Subject: | Patterns list wrong buildup |
Date: | Fri, 11 Apr 2008 10:59:55 +0200 |
To: | bug-Games-Cryptoquote [...] rt.cpan.org |
From: | "Walter Baeck" <walter.baeck [...] gmail.com> |
I haven't actually run CryptoQuote.pm ; I was just browsing through the code
to understand its approach.
From the included patterns.txt file, I get the general idea of how the
algorithm works.
Based on whether letters are recurring or unique in a word, a lookup key is
formed that allows quick
access to a list of known plaintext words of exactly this same pattern.
But these lookup keys treat upper/lower case letters as different, which
shouldn't be the case.
I'm used to CryptoQuotes printed in the newspaper in all-uppercase, so I
never thought of the issue.
But from the example in your own source code, I understand that lowercase
and uppercase
substitutions are meant to be consistent (when an uppercase 'B' stands for
an 'N', then automatically
the lowercase 'b' is also guaranteed to stand for an 'n' - and vice versa).

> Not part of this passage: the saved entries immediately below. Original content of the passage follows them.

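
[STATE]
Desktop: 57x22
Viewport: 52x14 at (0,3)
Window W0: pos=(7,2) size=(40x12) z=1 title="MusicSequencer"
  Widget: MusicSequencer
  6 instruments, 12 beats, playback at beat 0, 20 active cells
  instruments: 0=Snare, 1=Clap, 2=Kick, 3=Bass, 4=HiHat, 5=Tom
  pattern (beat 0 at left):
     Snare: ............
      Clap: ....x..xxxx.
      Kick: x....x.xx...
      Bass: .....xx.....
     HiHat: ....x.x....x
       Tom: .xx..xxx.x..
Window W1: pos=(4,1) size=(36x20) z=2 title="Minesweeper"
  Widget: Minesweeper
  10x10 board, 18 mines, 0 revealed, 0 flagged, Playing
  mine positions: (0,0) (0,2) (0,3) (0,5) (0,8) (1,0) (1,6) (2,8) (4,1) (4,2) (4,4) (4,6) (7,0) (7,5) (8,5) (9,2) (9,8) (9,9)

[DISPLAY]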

Therefore, the word encodings should be classified regardless of
uppercase/lowercase, and the
patterns.txt file should be built up as such. While representing the found
solution, for esthetic
correctness, the casing could be retrieved from the encoded quote, and
reproduced.
Perhaps it is the intention to restrict proper names from matching against
lowercase codes within
the quote itself. (I think this is a dangerous idea, because common words
can also occur with a
capital in them, at the beginning of a sentence within the quote.) But then
still, information is lost
by blandly considering the uppercase codes as wholly different. The coded
author's first name
"Npn" should match "Ada" or "Bob", but not "Cat".
Walter